Taglio del nastro domenica pomeriggio per la nuova sede della Redes Organization. Una realtà frutto dell’unione di diverse professionalità del territorio di cui fanno parte lo studio di consulenza amministrativa, fiscale e tributaria Fermani e Del Gatto, quello Vallati e Cupidio, lo studio legale Rossi e Indiveri ed il broker assicurativo Assiglobal. Un nuovo spazio di 650 metri quadrati ubicato a Porto San Giorgio in Via Cotechini 120 lungo la provinciale di collegamento con Fermo.
Un progetto all’avanguardia che va oltre la semplice collaborazione tra quattro realtà territorio. Giancarlo Fermani, tra i primi a sostenere l’iniziativa, ha illustrato i principi del nuovo progetto che: “Non è solo di tipo immobiliare e professionale ma vuole essere qualcosa di più. Abbiamo inteso porci al territorio, attraverso molteplici competenze, patrimonio di ogni singolo partecipante al progetto stesso, in grado di affrontare le problematiche più varie che l’utente, in particolare impresa, sono costrette costantemente a fronteggiare. Professionalità e determinazione nell’affrontare e risolvere le questioni burocratico/aziendali, conseguenti e sostenute da lavoro di gruppo”.
Redes Organizatios che sarà il punto di riferimento per la produzione di nuove forme d’impresa nel Fermano e nelle Marche. “Per la benedizione dei locali abbiamo avuto non a caso Mons. Mario Lusek che ha sviluppato, anche prima di noi, una sensibilità per quanto concerne il mondo della cooperazione. E proprio questo ambito, in grande crescita a livello internazionale, vede il suo riferimento in questa nuova realtà che vanta una rete di professionalità a livello regionale, nazionale e internazionale per partenariati in grado d’intercettare finanziamenti europei. Una vera e propria base logistica per quegli interventi di cui il territorio ha bisogno: occupazione sviluppo, equità sociale”. Presente al taglio del nastro anche il sindaco di Fermo Paolo Calcinaro.
Un sodalizio che si pone anche come laboratorio di idee e progetti, aperto e a servizio del territorio. “Un punto di riferimento – ha aggiunto Fermani – con l’intento di affrontare problematiche inerenti la costituzione di nuove forme d’impresa in nuovi settori industriali da individuare, valorizzare o eventualmente creare ex novo.
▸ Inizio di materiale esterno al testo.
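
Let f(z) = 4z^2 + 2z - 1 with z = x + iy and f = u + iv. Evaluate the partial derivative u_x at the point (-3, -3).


Step 1: f(z) = 4(x+iy)^2 + 2(x+iy) - 1
Step 2: u = 4(x^2 - y^2) + 2x - 1
Step 3: u_x = 8x + 2
Step 4: At (-3, -3): u_x = -24 + 2 = -22

-22


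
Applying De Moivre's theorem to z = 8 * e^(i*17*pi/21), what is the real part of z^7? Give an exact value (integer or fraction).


Step 1: By De Moivre's theorem, z^7 = 8^7 * e^(i*7*17*pi/21) = 2097152 * (cos(17*pi/3) + i*sin(17*pi/3))
Step 2: |z|^7 = 8^7 = 2097152
Step 3: Reduce the angle mod 2*pi: 17*pi/3 - 4*pi = 5*pi/3
Step 4: cos(5*pi/3) = 1/2
Step 5: Re(z^7) = 2097152 * 1/2 = 1048576

1048576


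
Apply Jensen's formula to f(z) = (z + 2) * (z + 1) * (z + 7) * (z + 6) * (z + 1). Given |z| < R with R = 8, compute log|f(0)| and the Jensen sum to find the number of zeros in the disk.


Jensen's formula: (1/2pi)*integral log|f(Re^it)|dt = log|f(0)| + sum_{|a_k|<R} log(R/|a_k|)
Step 1: f(0) = 2 * 1 * 7 * 6 * 1 = 84
Step 2: log|f(0)| = log|-2| + log|-1| + log|-7| + log|-6| + log|-1| = 4.4308
Step 3: Zeros inside |z| < 8: -2, -1, -7, -6, -1
Step 4: Jensen sum = log(8/2) + log(8/1) + log(8/7) + log(8/6) + log(8/1) = 5.9664
Step 5: n(R) = number of terms in the Jensen sum = count of zeros inside |z| < 8 = 5

5


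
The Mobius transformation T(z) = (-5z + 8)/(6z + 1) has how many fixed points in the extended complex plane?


Step 1: Fixed points satisfy T(z) = z
Step 2: 6z^2 + 6z - 8 = 0
Step 3: Discriminant = 6^2 - 4*6*(-8) = 228
Step 4: Number of fixed points = 2

2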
Vogliamo, mutuando una frase di Papa Francesco, reinventare l’impresa, in un’impresa che abbia la capacità di coniugarsi con la persona, dove l’economia è a servizio della giustizia sociale e ha come protagonista l’uomo.”
Fermani che aggiunge: “Vogliamo concretamente e indicando la strada da percorrere, dimostrare che questo momento di crisi è un momento di grandi opportunità, da realizzare attraverso nuovi modelli d’impresa con la concreta possibilità di creare sviluppo sostenibile, occupazione ed equità sociale. Abbiamo la consapevolezza che dal basso ripartono speranza e futuro e siamo assolutamente determinati a far si che ciò possa avvenire. Siamo aperti alla società civile insieme alla quale vogliamo costruire uno sviluppo sostenibile, occupazione ed equità sociale. La società ha bisogno di costruttori di futuro e il nostro impegno si chiama futuro per noi, i nostri figli e le generazioni che verranno”.
Tra le realtà che già sono nel patrimonio progetto redes: T.E.M.A. (Trans European Municipality Association); T.E.M.A. ITALIA; Confcooperative Marche; Primapietra società cooperativa(emanazione diretta di Confcooperative Marche).